Key Learnings & Results

Through this project, I gained hands-on experience in:

Model Engineering: PyTorch, Transformers, PEFT, LoRA implementation
Infrastructure Management: DeepSpeed optimization, Flash Attention configuration
NLP Engineering: Korean embeddings, FAISS vector search, custom tokenizers
Automation & MLOps: Google Apps Script for evaluation pipelines, Tensorboard monitoring
Project Leadership: Coordinating review processes and managing development workflows

Measurable Impact:

275% improvement in segmentation precision (833 → 2,288 segments)
55.6% efficiency gain with custom tokenizer
2.3x faster processing through domain optimization
68.3% reduction in average segment length (5.02s → 1.59s)

Technologies Explored

Core Stack: PyTorch, Transformers, PEFT, LoRA, DeepSpeed
NLP Tools: Korean sentence transformers, FAISS, SentencePiece
Infrastructure: Multi-GPU training, Flash Attention 2.5.8
Post-processing: Several LLM models like OpenAI’s GPT, Google Gemini.

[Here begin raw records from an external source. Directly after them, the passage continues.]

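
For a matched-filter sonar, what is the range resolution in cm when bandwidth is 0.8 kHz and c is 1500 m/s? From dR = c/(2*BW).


dR = c/(2*BW) = 1500 / (2 * 0.8e3) = 0.9375 m = 93.75 cm

93.75 cm


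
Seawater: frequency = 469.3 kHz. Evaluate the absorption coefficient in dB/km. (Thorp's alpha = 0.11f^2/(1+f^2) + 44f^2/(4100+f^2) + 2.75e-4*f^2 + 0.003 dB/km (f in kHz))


f^2 = 220242.49
alpha = 0.11*220242.49/(1+220242.49) + 44*220242.49/(4100+220242.49) + 2.75e-4*220242.49 + 0.003 = 103.876

103.876 dB/km


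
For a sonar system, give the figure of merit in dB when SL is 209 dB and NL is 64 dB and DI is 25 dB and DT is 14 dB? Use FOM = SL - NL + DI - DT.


FOM = SL - NL + DI - DT = 209 - 64 + 25 - 14 = 156

156 dB


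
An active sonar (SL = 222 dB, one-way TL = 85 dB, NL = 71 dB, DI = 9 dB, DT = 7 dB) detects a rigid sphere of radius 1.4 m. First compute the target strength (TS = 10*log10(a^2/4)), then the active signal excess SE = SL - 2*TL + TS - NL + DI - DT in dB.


Step 1: TS = 10*log10(1.4^2/4) = -3.1 dB
Step 2: SE = SL - 2*TL + TS - NL + DI - DT = 222 - 2*85 + (-3.1) - 71 + 9 - 7 = -20.1

-20.1 dB


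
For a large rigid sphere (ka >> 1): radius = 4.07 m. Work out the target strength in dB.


TS = 10*log10(4.07^2 / 4) = 10*log10(4.141225) = 6.17

6.17 dB


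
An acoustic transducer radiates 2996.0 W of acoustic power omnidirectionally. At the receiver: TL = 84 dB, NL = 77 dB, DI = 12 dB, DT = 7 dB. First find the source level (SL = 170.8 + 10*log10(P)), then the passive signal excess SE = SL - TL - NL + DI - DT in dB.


Step 1: SL = 170.8 + 10*log10(2996.0) = 205.57 dB
Step 2: SE = SL - TL - NL + DI - DT = 205.57 - 84 - 77 + 12 - 7 = 49.57

49.57 dB


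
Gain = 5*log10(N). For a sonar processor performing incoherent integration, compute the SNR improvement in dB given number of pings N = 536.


Gain = 5*log10(536) = 13.65

13.65 dB


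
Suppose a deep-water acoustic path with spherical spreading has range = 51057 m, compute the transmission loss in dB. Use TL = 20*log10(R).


TL = 20*log10(51057) = 94.16

94.16 dB


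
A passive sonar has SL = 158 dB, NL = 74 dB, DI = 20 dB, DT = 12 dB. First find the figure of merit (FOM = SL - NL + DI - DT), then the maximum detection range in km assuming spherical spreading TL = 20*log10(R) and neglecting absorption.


Step 1: FOM = SL - NL + DI - DT = 158 - 74 + 20 - 12 = 92 dB
Step 2: at max range FOM = TL = 20*log10(R), so R = 10^(92/20) = 39810.72 m = 39.81 km

39.81 km


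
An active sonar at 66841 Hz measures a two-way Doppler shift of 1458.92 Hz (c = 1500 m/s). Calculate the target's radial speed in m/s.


From fd = 2*f*v/c, v = c*fd/(2*f) = 1500 * 1458.92 / (2*66841) = 16.37

16.37 m/s


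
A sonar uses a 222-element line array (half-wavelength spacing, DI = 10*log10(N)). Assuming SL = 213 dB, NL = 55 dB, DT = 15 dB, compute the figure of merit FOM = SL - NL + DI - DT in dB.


Step 1: DI = 10*log10(222) = 23.46 dB
Step 2: FOM = SL - NL + DI - DT = 213 - 55 + 23.46 - 15 = 166.46

166.46 dB


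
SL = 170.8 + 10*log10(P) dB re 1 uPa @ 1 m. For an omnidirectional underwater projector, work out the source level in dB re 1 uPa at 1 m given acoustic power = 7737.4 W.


209.69 dB


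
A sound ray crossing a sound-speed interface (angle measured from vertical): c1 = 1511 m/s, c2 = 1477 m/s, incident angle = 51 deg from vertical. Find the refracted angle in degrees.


sin(theta2) = (c2/c1)*sin(theta1) = (1477/1511)*sin(51 deg) = 0.75966
theta2 = arcsin(0.75966) = 49.43

49.43 deg


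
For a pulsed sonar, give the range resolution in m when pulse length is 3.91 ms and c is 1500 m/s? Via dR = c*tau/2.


dR = c*tau/2 = 1500 * 3.91e-3 / 2 = 2.9325

2.9325 m


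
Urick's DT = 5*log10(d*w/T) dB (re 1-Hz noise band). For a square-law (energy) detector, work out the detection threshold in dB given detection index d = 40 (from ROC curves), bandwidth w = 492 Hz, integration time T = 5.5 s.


DT = 5*log10(d*w/T) = 5*log10(40 * 492 / 5.5) = 5*log10(3578.18) = 17.77

17.77 dB


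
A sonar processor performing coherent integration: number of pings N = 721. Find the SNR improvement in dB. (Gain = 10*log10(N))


Gain = 10*log10(721) = 28.58

28.58 dB


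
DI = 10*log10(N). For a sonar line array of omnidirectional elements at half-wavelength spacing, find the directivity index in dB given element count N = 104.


DI = 10*log10(104) = 20.17

20.17 dB


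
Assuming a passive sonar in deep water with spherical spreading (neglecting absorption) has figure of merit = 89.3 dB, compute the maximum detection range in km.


29.17 km


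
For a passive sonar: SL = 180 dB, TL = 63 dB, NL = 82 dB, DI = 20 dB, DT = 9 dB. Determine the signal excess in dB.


SE = SL - TL - NL + DI - DT = 180 - 63 - 82 + 20 - 9 = 46

46 dB


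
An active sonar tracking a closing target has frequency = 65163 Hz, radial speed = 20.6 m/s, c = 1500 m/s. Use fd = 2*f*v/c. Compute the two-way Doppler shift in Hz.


fd = 2*f*v/c = 2 * 65163 * 20.6 / 1500 = 1789.81

1789.81 Hz


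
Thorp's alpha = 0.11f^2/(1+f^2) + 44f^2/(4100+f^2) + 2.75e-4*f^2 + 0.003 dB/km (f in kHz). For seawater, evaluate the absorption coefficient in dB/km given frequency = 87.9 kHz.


30.984 dB/km


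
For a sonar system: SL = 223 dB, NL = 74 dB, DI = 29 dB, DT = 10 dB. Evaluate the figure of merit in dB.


FOM = SL - NL + DI - DT = 223 - 74 + 29 - 10 = 168

168 dB


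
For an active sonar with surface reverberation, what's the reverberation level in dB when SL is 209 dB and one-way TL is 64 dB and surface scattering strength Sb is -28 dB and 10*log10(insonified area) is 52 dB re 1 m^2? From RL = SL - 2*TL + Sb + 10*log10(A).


RL = SL - 2*TL + Sb + 10*log10(A) = 209 - 2*64 + (-28) + 52 = 105

105 dB


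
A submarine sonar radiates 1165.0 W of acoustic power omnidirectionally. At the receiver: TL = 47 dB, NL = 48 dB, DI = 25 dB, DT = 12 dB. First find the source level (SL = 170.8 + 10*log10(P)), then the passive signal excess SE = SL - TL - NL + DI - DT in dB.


Step 1: SL = 170.8 + 10*log10(1165.0) = 201.46 dB
Step 2: SE = SL - TL - NL + DI - DT = 201.46 - 47 - 48 + 25 - 12 = 119.46

119.46 dB


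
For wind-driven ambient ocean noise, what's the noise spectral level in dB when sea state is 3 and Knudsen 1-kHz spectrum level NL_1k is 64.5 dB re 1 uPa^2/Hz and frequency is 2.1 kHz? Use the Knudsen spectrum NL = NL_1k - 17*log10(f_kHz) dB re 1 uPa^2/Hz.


59.02 dB


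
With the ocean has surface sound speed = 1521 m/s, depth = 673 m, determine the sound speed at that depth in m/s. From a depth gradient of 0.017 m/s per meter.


c = 1521 + 0.017 * 673 = 1532.441

1532.441 m/s


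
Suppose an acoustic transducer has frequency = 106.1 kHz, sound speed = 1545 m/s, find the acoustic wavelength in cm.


lambda = c/f = 1545 / 106100 = 0.0146 m = 1.46 cm

1.46 cm


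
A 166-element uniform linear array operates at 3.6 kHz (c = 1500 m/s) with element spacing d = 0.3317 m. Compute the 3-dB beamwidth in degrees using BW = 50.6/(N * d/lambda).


0.38 deg


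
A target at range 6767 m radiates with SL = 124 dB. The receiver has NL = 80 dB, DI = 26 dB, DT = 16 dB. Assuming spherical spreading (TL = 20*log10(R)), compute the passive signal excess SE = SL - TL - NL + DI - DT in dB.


Step 1: TL = 20*log10(6767) = 76.61 dB
Step 2: SE = 124 - 76.61 - 80 + 26 - 16 = -22.61

-22.61 dB


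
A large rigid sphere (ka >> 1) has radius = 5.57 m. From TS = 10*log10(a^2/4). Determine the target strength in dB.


8.9 dB


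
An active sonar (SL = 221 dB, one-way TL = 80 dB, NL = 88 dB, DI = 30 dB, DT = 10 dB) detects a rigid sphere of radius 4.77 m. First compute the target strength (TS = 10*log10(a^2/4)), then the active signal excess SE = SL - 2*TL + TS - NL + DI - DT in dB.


Step 1: TS = 10*log10(4.77^2/4) = 7.55 dB
Step 2: SE = SL - 2*TL + TS - NL + DI - DT = 221 - 2*80 + (7.55) - 88 + 30 - 10 = 0.55

0.55 dB


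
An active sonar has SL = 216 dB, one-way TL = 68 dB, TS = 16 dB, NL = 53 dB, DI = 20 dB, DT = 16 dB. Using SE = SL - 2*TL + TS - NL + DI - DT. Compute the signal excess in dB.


SE = SL - 2*TL + TS - NL + DI - DT = 216 - 2*68 + (16) - 53 + 20 - 16 = 47

47 dB


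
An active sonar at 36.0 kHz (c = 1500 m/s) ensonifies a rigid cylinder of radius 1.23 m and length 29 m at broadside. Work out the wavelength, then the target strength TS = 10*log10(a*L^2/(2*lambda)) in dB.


Step 1: lambda = c/f = 1500/36000 = 0.04167 m
Step 2: TS = 10*log10(a*L^2/(2*lambda)) = 10*log10(1.23*29^2/(2*0.04167)) = 40.94

40.94 dB


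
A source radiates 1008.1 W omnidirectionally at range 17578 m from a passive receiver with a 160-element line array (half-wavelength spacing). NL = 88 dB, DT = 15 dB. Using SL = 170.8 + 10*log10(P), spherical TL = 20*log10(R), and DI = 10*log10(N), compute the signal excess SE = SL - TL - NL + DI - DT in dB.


Step 1: SL = 170.8 + 10*log10(1008.1) = 200.84 dB
Step 2: TL = 20*log10(17578) = 84.9 dB
Step 3: DI = 10*log10(160) = 22.04 dB
Step 4: SE = SL - TL - NL + DI - DT = 200.84 - 84.9 - 88 + 22.04 - 15 = 34.98

34.98 dB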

What This Project Taught Me

This experience transformed my understanding of AI engineering and ignited my curiosity about MLOps, distributed systems, and production-ready ML pipelines. It showed me how theoretical knowledge translates into solving real-world problems – exactly the kind of work I want to pursue as I continue growing in this field.